Für mich ist er ein niederschwelliger Einblick in eine iranische Familie und in ein zerrissenes Land. Gleichzeitig ...

„Terafik“ ist der erste Roman von Nilfur Karkhiran Khozani und er ist autobiografisch.

Für mich ist er ein niederschwelliger Einblick in eine iranische Familie und in ein zerrissenes Land. Gleichzeitig ist er das berührende Porträt einer schwierigen Vater-Tochter Beziehung.

Nilufar ist in Deutschland geboren. Ihre Mutter ist Deutsche, ihr Vater Iraner, der jedoch die Familie früh verlassen hat, um wieder in Iran zu leben. Seitdem hat Nilufar wenig Kontakt zu ihm oder zu dem persischen Teil ihrer Identität.
Für andere ist Nilufar das „Ausländerkind“ und sie ist struktureller Diskriminierung ausgesetzt.
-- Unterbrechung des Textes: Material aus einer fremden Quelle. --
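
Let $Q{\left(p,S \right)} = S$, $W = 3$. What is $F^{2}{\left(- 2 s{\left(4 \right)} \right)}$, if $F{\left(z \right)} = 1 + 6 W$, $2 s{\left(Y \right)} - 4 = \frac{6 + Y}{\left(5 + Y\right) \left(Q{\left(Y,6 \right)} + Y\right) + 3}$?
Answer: $361$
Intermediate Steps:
$s{\left(Y \right)} = 2 + \frac{6 + Y}{2 \left(3 + \left(5 + Y\right) \left(6 + Y\right)\right)}$ ($s{\left(Y \right)} = 2 + \frac{\left(6 + Y\right) \frac{1}{\left(5 + Y\right) \left(6 + Y\right) + 3}}{2} = 2 + \frac{\left(6 + Y\right) \frac{1}{3 + \left(5 + Y\right) \left(6 + Y\right)}}{2} = 2 + \frac{\frac{1}{3 + \left(5 + Y\right) \left(6 + Y\right)} \left(6 + Y\right)}{2} = 2 + \frac{6 + Y}{2 \left(3 + \left(5 + Y\right) \left(6 + Y\right)\right)}$)
$F{\left(z \right)} = 19$ ($F{\left(z \right)} = 1 + 6 \cdot 3 = 1 + 18 = 19$)
$F^{2}{\left(- 2 s{\left(4 \right)} \right)} = 19^{2} = 361$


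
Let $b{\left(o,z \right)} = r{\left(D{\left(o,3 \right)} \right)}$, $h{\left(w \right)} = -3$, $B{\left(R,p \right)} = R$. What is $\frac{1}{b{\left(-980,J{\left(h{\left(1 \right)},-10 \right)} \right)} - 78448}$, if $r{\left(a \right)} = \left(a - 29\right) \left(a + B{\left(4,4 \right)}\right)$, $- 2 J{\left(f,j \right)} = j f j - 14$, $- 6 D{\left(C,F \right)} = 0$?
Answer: $- \frac{1}{78564} \approx -1.2728 \cdot 10^{-5}$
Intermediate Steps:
$D{\left(C,F \right)} = 0$ ($D{\left(C,F \right)} = \left(- \frac{1}{6}\right) 0 = 0$)
$J{\left(f,j \right)} = 7 - \frac{f j^{2}}{2}$ ($J{\left(f,j \right)} = - \frac{j f j - 14}{2} = - \frac{f j j - 14}{2} = - \frac{f j^{2} - 14}{2} = - \frac{-14 + f j^{2}}{2} = 7 - \frac{f j^{2}}{2}$)
$r{\left(a \right)} = \left(-29 + a\right) \left(4 + a\right)$ ($r{\left(a \right)} = \left(a - 29\right) \left(a + 4\right) = \left(-29 + a\right) \left(4 + a\right)$)
$b{\left(o,z \right)} = -116$ ($b{\left(o,z \right)} = -116 + 0^{2} - 0 = -116 + 0 + 0 = -116$)
$\frac{1}{b{\left(-980,J{\left(h{\left(1 \right)},-10 \right)} \right)} - 78448} = \frac{1}{-116 - 78448} = \frac{1}{-78564} = - \frac{1}{78564}$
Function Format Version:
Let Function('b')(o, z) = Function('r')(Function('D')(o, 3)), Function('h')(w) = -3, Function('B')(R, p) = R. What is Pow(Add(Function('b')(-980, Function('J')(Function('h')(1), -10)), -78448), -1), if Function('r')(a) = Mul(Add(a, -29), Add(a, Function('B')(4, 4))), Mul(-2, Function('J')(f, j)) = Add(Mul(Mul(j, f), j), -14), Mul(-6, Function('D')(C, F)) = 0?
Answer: Rational(-1, 78564) ≈ -1.2728e-5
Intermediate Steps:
Function('D')(C, F) = 0 (Function('D')(C, F) = Mul(Rational(-1, 6), 0) = 0)
Function('J')(f, j) = Add(7, Mul(Rational(-1, 2), f, Pow(j, 2))) (Function('J')(f, j) = Mul(Rational(-1, 2), Add(Mul(Mul(j, f), j), -14)) = Mul(Rational(-1, 2), Add(Mul(Mul(f, j), j), -14)) = Mul(Rational(-1, 2), Add(Mul(f, Pow(j, 2)), -14)) = Mul(Rational(-1, 2), Add(-14, Mul(f, Pow(j, 2)))) = Add(7, Mul(Rational(-1, 2), f, Pow(j, 2))))
Function('r')(a) = Mul(Add(-29, a), Add(4, a)) (Function('r')(a) = Mul(Add(a, -29), Add(a, 4)) = Mul(Add(-29, a), Add(4, a)))
Function('b')(o, z) = -116 (Function('b')(o, z) = Add(-116, Pow(0, 2), Mul(-25, 0)) = Add(-116, 0, 0) = -116)
Pow(Add(Function('b')(-980, Function('J')(Function('h')(1), -10)), -78448), -1) = Pow(Add(-116, -78448), -1) = Pow(-78564, -1) = Rational(-1, 78564)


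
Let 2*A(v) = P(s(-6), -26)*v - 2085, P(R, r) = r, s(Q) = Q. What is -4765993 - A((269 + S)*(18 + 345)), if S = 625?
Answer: -1092329/2 ≈ -5.4616e+5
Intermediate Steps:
A(v) = -2085/2 - 13*v (A(v) = (-26*v - 2085)/2 = (-2085 - 26*v)/2 = -2085/2 - 13*v)
-4765993 - A((269 + S)*(18 + 345)) = -4765993 - (-2085/2 - 13*(269 + 625)*(18 + 345)) = -4765993 - (-2085/2 - 11622*363) = -4765993 - (-2085/2 - 13*324522) = -4765993 - (-2085/2 - 4218786) = -4765993 - 1*(-8439657/2) = -4765993 + 8439657/2 = -1092329/2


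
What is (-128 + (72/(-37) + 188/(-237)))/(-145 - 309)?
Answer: 573226/1990563 ≈ 0.28797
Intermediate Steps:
(-128 + (72/(-37) + 188/(-237)))/(-145 - 309) = (-128 + (72*(-1/37) + 188*(-1/237)))/(-454) = (-128 + (-72/37 - 188/237))*(-1/454) = (-128 - 24020/8769)*(-1/454) = -1146452/8769*(-1/454) = 573226/1990563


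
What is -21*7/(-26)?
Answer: 147/26 ≈ 5.6538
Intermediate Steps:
-21*7/(-26) = -147*(-1/26) = 147/26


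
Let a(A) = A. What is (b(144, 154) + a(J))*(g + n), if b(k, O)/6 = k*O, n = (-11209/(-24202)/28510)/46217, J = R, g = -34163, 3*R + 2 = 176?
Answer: -641684458908881829279/141104799590 ≈ -4.5476e+9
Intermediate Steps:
R = 58 (R = -⅔ + (⅓)*176 = -⅔ + 176/3 = 58)
J = 58
n = 11209/31889684707340 (n = (-11209*(-1/24202)*(1/28510))*(1/46217) = ((11209/24202)*(1/28510))*(1/46217) = (11209/689999020)*(1/46217) = 11209/31889684707340 ≈ 3.5149e-10)
b(k, O) = 6*O*k (b(k, O) = 6*(k*O) = 6*(O*k) = 6*O*k)
(b(144, 154) + a(J))*(g + n) = (6*154*144 + 58)*(-34163 + 11209/31889684707340) = (133056 + 58)*(-1089447298656845211/31889684707340) = 133114*(-1089447298656845211/31889684707340) = -641684458908881829279/141104799590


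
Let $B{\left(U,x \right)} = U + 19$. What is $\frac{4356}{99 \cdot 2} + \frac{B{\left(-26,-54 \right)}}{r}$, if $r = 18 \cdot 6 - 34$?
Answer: $\frac{1621}{74} \approx 21.905$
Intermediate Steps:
$B{\left(U,x \right)} = 19 + U$
$r = 74$ ($r = 108 - 34 = 74$)
$\frac{4356}{99 \cdot 2} + \frac{B{\left(-26,-54 \right)}}{r} = \frac{4356}{99 \cdot 2} + \frac{19 - 26}{74} = \frac{4356}{198} - \frac{7}{74} = 4356 \cdot \frac{1}{198} - \frac{7}{74} = 22 - \frac{7}{74} = \frac{1621}{74}$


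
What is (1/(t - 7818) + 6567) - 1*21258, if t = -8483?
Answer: -239477992/16301 ≈ -14691.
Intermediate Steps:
(1/(t - 7818) + 6567) - 1*21258 = (1/(-8483 - 7818) + 6567) - 1*21258 = (1/(-16301) + 6567) - 21258 = (-1/16301 + 6567) - 21258 = 107048666/16301 - 21258 = -239477992/16301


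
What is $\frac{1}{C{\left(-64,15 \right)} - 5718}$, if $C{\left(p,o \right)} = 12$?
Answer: $- \frac{1}{5706} \approx -0.00017525$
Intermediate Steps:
$\frac{1}{C{\left(-64,15 \right)} - 5718} = \frac{1}{12 - 5718} = \frac{1}{-5706} = - \frac{1}{5706}$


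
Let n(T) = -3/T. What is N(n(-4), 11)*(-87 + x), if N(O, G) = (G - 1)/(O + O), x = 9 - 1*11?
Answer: -1780/3 ≈ -593.33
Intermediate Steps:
x = -2 (x = 9 - 11 = -2)
N(O, G) = (-1 + G)/(2*O) (N(O, G) = (-1 + G)/((2*O)) = (-1 + G)*(1/(2*O)) = (-1 + G)/(2*O))
N(n(-4), 11)*(-87 + x) = ((-1 + 11)/(2*((-3/(-4)))))*(-87 - 2) = ((1/2)*10/(-3*(-1/4)))*(-89) = ((1/2)*10/(3/4))*(-89) = ((1/2)*(4/3)*10)*(-89) = (20/3)*(-89) = -1780/3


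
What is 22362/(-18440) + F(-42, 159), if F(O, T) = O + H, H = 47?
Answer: 34919/9220 ≈ 3.7873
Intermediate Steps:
F(O, T) = 47 + O (F(O, T) = O + 47 = 47 + O)
22362/(-18440) + F(-42, 159) = 22362/(-18440) + (47 - 42) = 22362*(-1/18440) + 5 = -11181/9220 + 5 = 34919/9220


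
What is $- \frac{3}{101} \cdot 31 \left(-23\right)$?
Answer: $\frac{2139}{101} \approx 21.178$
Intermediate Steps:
$- \frac{3}{101} \cdot 31 \left(-23\right) = \left(-3\right) \frac{1}{101} \cdot 31 \left(-23\right) = \left(- \frac{3}{101}\right) 31 \left(-23\right) = \left(- \frac{93}{101}\right) \left(-23\right) = \frac{2139}{101}$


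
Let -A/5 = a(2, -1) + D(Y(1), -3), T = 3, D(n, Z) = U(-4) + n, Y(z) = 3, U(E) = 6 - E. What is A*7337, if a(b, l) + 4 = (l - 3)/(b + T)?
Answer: -300817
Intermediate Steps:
D(n, Z) = 10 + n (D(n, Z) = (6 - 1*(-4)) + n = (6 + 4) + n = 10 + n)
a(b, l) = -4 + (-3 + l)/(3 + b) (a(b, l) = -4 + (l - 3)/(b + 3) = -4 + (-3 + l)/(3 + b))
A = -41 (A = -5*((-15 - 1 - 4*2)/(3 + 2) + (10 + 3)) = -5*((-15 - 1 - 8)/5 + 13) = -5*((⅕)*(-24) + 13) = -5*(-24/5 + 13) = -5*41/5 = -41)
A*7337 = -41*7337 = -300817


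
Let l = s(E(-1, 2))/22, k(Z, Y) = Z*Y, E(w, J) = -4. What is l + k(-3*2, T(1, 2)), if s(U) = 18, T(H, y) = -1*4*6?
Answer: 1593/11 ≈ 144.82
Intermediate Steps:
T(H, y) = -24 (T(H, y) = -4*6 = -24)
k(Z, Y) = Y*Z
l = 9/11 (l = 18/22 = 18*(1/22) = 9/11 ≈ 0.81818)
l + k(-3*2, T(1, 2)) = 9/11 - (-72)*2 = 9/11 - 24*(-6) = 9/11 + 144 = 1593/11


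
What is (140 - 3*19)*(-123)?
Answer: -10209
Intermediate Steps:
(140 - 3*19)*(-123) = (140 - 57)*(-123) = 83*(-123) = -10209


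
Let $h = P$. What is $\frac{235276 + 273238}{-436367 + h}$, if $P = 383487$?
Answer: $- \frac{254257}{26440} \approx -9.6164$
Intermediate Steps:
$h = 383487$
$\frac{235276 + 273238}{-436367 + h} = \frac{235276 + 273238}{-436367 + 383487} = \frac{508514}{-52880} = 508514 \left(- \frac{1}{52880}\right) = - \frac{254257}{26440}$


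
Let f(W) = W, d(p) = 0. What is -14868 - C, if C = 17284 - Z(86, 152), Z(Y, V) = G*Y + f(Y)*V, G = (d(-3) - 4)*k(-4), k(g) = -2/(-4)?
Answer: -19252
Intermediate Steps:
k(g) = ½ (k(g) = -2*(-¼) = ½)
G = -2 (G = (0 - 4)*(½) = -4*½ = -2)
Z(Y, V) = -2*Y + V*Y (Z(Y, V) = -2*Y + Y*V = -2*Y + V*Y)
C = 4384 (C = 17284 - 86*(-2 + 152) = 17284 - 86*150 = 17284 - 1*12900 = 17284 - 12900 = 4384)
-14868 - C = -14868 - 1*4384 = -14868 - 4384 = -19252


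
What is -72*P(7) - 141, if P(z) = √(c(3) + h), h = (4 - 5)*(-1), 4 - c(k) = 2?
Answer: -141 - 72*√3 ≈ -265.71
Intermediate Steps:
c(k) = 2 (c(k) = 4 - 1*2 = 4 - 2 = 2)
h = 1 (h = -1*(-1) = 1)
P(z) = √3 (P(z) = √(2 + 1) = √3)
-72*P(7) - 141 = -72*√3 - 141 = -141 - 72*√3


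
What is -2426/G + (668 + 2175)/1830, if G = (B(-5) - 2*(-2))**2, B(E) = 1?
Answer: -873701/9150 ≈ -95.486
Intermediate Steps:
G = 25 (G = (1 - 2*(-2))**2 = (1 + 4)**2 = 5**2 = 25)
-2426/G + (668 + 2175)/1830 = -2426/25 + (668 + 2175)/1830 = -2426*1/25 + 2843*(1/1830) = -2426/25 + 2843/1830 = -873701/9150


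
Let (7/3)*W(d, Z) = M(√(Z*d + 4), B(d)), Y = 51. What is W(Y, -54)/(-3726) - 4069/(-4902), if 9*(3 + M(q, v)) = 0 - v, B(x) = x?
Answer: 17709185/21308994 ≈ 0.83107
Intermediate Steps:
M(q, v) = -3 - v/9 (M(q, v) = -3 + (0 - v)/9 = -3 + (-v)/9 = -3 - v/9)
W(d, Z) = -9/7 - d/21 (W(d, Z) = 3*(-3 - d/9)/7 = -9/7 - d/21)
W(Y, -54)/(-3726) - 4069/(-4902) = (-9/7 - 1/21*51)/(-3726) - 4069/(-4902) = (-9/7 - 17/7)*(-1/3726) - 4069*(-1/4902) = -26/7*(-1/3726) + 4069/4902 = 13/13041 + 4069/4902 = 17709185/21308994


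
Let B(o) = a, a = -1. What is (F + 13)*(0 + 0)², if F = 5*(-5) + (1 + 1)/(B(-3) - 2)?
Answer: 0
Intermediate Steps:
B(o) = -1
F = -77/3 (F = 5*(-5) + (1 + 1)/(-1 - 2) = -25 + 2/(-3) = -25 + 2*(-⅓) = -25 - ⅔ = -77/3 ≈ -25.667)
(F + 13)*(0 + 0)² = (-77/3 + 13)*(0 + 0)² = -38/3*0² = -38/3*0 = 0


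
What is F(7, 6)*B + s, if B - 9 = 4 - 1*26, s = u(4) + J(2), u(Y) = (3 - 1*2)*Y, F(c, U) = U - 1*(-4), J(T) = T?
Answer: -124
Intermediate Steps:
F(c, U) = 4 + U (F(c, U) = U + 4 = 4 + U)
u(Y) = Y (u(Y) = (3 - 2)*Y = 1*Y = Y)
s = 6 (s = 4 + 2 = 6)
B = -13 (B = 9 + (4 - 1*26) = 9 + (4 - 26) = 9 - 22 = -13)
F(7, 6)*B + s = (4 + 6)*(-13) + 6 = 10*(-13) + 6 = -130 + 6 = -124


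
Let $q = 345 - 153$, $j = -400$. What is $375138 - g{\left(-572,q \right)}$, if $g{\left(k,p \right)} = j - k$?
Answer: $374966$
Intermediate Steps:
$q = 192$
$g{\left(k,p \right)} = -400 - k$
$375138 - g{\left(-572,q \right)} = 375138 - \left(-400 - -572\right) = 375138 - \left(-400 + 572\right) = 375138 - 172 = 374966$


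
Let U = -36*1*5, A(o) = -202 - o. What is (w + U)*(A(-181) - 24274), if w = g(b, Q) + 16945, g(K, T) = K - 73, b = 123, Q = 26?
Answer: -408520425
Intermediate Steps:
U = -180 (U = -36*5 = -180)
g(K, T) = -73 + K
w = 16995 (w = (-73 + 123) + 16945 = 50 + 16945 = 16995)
(w + U)*(A(-181) - 24274) = (16995 - 180)*((-202 - 1*(-181)) - 24274) = 16815*((-202 + 181) - 24274) = 16815*(-21 - 24274) = 16815*(-24295) = -408520425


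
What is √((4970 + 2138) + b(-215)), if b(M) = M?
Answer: √6893 ≈ 83.024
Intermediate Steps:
√((4970 + 2138) + b(-215)) = √((4970 + 2138) - 215) = √(7108 - 215) = √6893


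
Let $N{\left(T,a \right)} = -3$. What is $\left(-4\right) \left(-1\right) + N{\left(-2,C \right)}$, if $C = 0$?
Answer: $1$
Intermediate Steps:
$\left(-4\right) \left(-1\right) + N{\left(-2,C \right)} = \left(-4\right) \left(-1\right) - 3 = 4 - 3 = 1$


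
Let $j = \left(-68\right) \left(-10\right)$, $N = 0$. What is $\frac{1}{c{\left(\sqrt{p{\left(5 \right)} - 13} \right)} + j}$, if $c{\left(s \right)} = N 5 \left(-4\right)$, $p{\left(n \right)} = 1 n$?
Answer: $\frac{1}{680} \approx 0.0014706$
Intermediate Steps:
$p{\left(n \right)} = n$
$c{\left(s \right)} = 0$ ($c{\left(s \right)} = 0 \cdot 5 \left(-4\right) = 0 \left(-4\right) = 0$)
$j = 680$
$\frac{1}{c{\left(\sqrt{p{\left(5 \right)} - 13} \right)} + j} = \frac{1}{0 + 680} = \frac{1}{680}$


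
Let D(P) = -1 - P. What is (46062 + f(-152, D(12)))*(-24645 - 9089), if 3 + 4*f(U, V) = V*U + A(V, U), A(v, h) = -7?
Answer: -1570435769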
Subtiler Rassismus ist Teil von Nilufars Alltags.
Obwohl sie sich eindeutig in Deutschland verortet, struggelt sie mit ihrer Zugehörigkeit und ihrer Identität.
Es wird Zeit für einen Besuch bei ihrem Vater in Iran und Zeit, diesen Teil ihrer Familie und ihrer Herkunft kennenzulernen.
Ich entdecke mit Nilufar ein Land der Gegensätze, voller Geschichte und Kultur, voller Gastfreundschaft und Familiensinn, aber auch voller Einschränkungen und großer Fremdbestimmung, vor allem für Frauen.
Ich mag, wie Khozani in der Vater-Tochter Konstellation deutlich macht, wie beide trotz aller Unterschiede versuchen ein Verständnis füreinander zu entwickeln und eine Verbindung herzustellen.
In rückblickende Einschüben kann ich aus Khosrows Sicht lesen, warum er Deutschland und somit seine Tochter, damals verlassen hat.

Der rote Faden, der sich durch das Buch zieht, ist die stetige Ausgrenzung und das Gefühl der Nicht-Anerkennung, der Heimatlosigkeit, die sowohl Nilufar und ihren Vater in Deutschland zu spüren bekommen.

Die Erfahrungen der Erzählerin authentisch geschrieben und für mich besonders auf emotionaler Ebene nachvollziehbar.
Die Schilderungen und Einblicke in die Lebensrealität von Nilufars iranischer Familie bleiben sehr auf individuellem Niveau und geben mehr persönliche Eindrücke wieder, als dass sie politisch oder gesellschaftlich kritisieren.

Einige Passagen empfinde ich zudem als ungeschickt ausgearbeitet und in der Vielzahl der beschriebenen Familienmitgliedern und Geschichten geht leider die Wertigkeit der einzelnen für mich etwas verloren.

Ich bin dankbar für die Eindrücke aus diesem mir fremden Land und würde zwar „Terafik“ nicht als Highlight bezeichnen, aber als autobiografischen Roman, den ich gerne gelesen habe.